(Best of Bozo) Bozo criminal for today comes from Slidell, Louisiana, where bozo Darryl Evans called the 911 operator and told her he needed help from the police in getting his mother to cook him a pork chop dinner. When the operator told him 911 was for emergencies only, he told her this was an emergency, he really wanted that pork chop dinner. The operator again politely tried to get off the line. Our bozo refused to shut up and finally became abusive to the operator. So the police were sent to his home, and he was arrested for disorderly conduct. Maybe they’re serving pork chops in jail this week.
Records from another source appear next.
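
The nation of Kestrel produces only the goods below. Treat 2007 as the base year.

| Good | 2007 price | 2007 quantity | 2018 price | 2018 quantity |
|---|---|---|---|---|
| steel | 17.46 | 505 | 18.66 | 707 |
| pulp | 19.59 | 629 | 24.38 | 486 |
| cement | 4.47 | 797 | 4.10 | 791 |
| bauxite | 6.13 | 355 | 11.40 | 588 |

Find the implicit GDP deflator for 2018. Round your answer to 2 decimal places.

120.63

Nominal GDP 2018 = 18.66·707 + 24.38·486 + 4.10·791 + 11.40·588 = 34987.60.
Real GDP 2018 (at 2007 prices) = 17.46·707 + 19.59·486 + 4.47·791 + 6.13·588 = 29005.17.
Deflator = Nominal/Real × 100 = 34987.60/29005.17 × 100 = 120.625.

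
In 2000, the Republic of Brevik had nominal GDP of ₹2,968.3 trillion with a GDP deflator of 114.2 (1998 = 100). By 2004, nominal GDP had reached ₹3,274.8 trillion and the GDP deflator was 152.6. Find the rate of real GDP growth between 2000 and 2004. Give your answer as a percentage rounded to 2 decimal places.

Deflate each year: 2000 → 2968.3/1.142 = 2599.21; 2004 → 3274.8/1.526 = 2146.00.
So real GDP changed by 2146.00/2599.21 − 1 = -0.1744, i.e. -17.44%.

-17.44%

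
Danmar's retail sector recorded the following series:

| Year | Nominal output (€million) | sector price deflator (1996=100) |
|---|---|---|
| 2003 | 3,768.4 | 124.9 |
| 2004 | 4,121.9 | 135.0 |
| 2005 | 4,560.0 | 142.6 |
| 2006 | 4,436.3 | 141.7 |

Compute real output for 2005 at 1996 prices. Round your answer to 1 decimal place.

€3,197.8 million

Real output 2005 = 4560.0 / 1.426 = 3197.76.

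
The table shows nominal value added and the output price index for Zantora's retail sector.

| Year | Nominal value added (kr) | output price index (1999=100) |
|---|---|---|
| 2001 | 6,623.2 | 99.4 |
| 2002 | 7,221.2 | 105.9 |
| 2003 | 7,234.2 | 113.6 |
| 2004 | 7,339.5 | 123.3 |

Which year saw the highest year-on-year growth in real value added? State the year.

2002: real = 7221.2/1.059 = 6818.89; growth vs 2001 (6663.18) = 2.34%.
2003: real = 7234.2/1.136 = 6368.13; growth vs 2002 (6818.89) = -6.61%.
2004: real = 7339.5/1.233 = 5952.55; growth vs 2003 (6368.13) = -6.53%.

2002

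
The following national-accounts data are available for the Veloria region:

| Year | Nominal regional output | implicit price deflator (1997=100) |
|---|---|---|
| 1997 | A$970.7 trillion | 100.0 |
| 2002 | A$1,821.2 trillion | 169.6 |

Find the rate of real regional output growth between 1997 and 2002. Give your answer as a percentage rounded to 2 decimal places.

10.62%

Deflate each year: 1997 → 970.7/1.000 = 970.70; 2002 → 1821.2/1.696 = 1073.82.
So real regional output changed by 1073.82/970.70 − 1 = 0.1062, i.e. 10.62%.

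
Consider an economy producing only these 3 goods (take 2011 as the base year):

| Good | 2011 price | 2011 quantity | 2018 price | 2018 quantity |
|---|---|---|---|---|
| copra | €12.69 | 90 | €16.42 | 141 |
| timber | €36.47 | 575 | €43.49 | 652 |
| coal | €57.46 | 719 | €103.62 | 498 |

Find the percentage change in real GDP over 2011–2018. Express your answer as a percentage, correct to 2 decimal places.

-14.57%

Real GDP 2011 = Nominal GDP 2011 = 12.69·90 + 36.47·575 + 57.46·719 = 63426.09.
Real GDP 2018 (at 2011 prices) = 12.69·141 + 36.47·652 + 57.46·498 = 54182.81.
Real growth = 54182.81/63426.09 − 1 = -0.1457.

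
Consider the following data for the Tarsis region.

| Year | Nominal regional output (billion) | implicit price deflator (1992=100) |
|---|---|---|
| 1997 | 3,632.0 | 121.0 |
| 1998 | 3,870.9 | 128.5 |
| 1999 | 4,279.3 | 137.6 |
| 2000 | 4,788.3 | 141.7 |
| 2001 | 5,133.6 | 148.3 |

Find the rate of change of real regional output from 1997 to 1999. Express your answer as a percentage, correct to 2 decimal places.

3.61%

Real regional output 1997 = 3632.0/1.210 = 3001.65.
Real regional output 1999 = 4279.3/1.376 = 3109.96.
Change = 3109.96/3001.65 − 1 = 0.0361.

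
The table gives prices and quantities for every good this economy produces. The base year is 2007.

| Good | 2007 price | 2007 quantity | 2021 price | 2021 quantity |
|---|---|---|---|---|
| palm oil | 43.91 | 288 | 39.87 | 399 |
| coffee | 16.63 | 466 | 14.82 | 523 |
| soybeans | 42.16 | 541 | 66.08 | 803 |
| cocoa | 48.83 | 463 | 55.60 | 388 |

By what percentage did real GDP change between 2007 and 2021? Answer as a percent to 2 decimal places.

Real GDP 2007 = Nominal GDP 2007 = 43.91·288 + 16.63·466 + 42.16·541 + 48.83·463 = 65812.51.
Real GDP 2021 (at 2007 prices) = 43.91·399 + 16.63·523 + 42.16·803 + 48.83·388 = 79018.10.
Real growth = 79018.10/65812.51 − 1 = 0.2007.

20.07%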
(Best of Bozo) Bozo criminal for today comes from Kansas City, Missouri, where bozo Lawrence Kimbrough was a night clerk at a convenience store. It was while working the late shift that our bozo hatched his plan. (And after hearing the details, you may think he was half asleep when he came up with it!) He put tape over the lenses of the store’s security cameras, took the money from the cash registers, stashed it in a trash bin behind the store, and called the cops to report an armed robbery. Officers investigating the robbery quickly figured out what our bozo had done…He placed tape over the lenses of the security cameras, that’s true. Unfortunately, he used transparent tape. Everything he did was caught on video.
(Best of Bozo) Bozo criminal for today comes from Blaine, Washington, where bozo James Barker made his first mistake when he accepted a job from a marijuana farmer to haul off 38 bags full of marijuana leaves, stems and potting soil. Instead of hauling the stuff to the dump about six miles away from the farm, our bozo headed toward the U.S./Canadian border. That’s mistake two. He then got into the express lane for frequent border crossers, where vehicles without a special sticker are automatically pulled over for inspections. And that’s strike three, as the agents searched our bozo’s truck and found the dope. Do you think maybe he smoked a little of the stuff before he headed to the dump?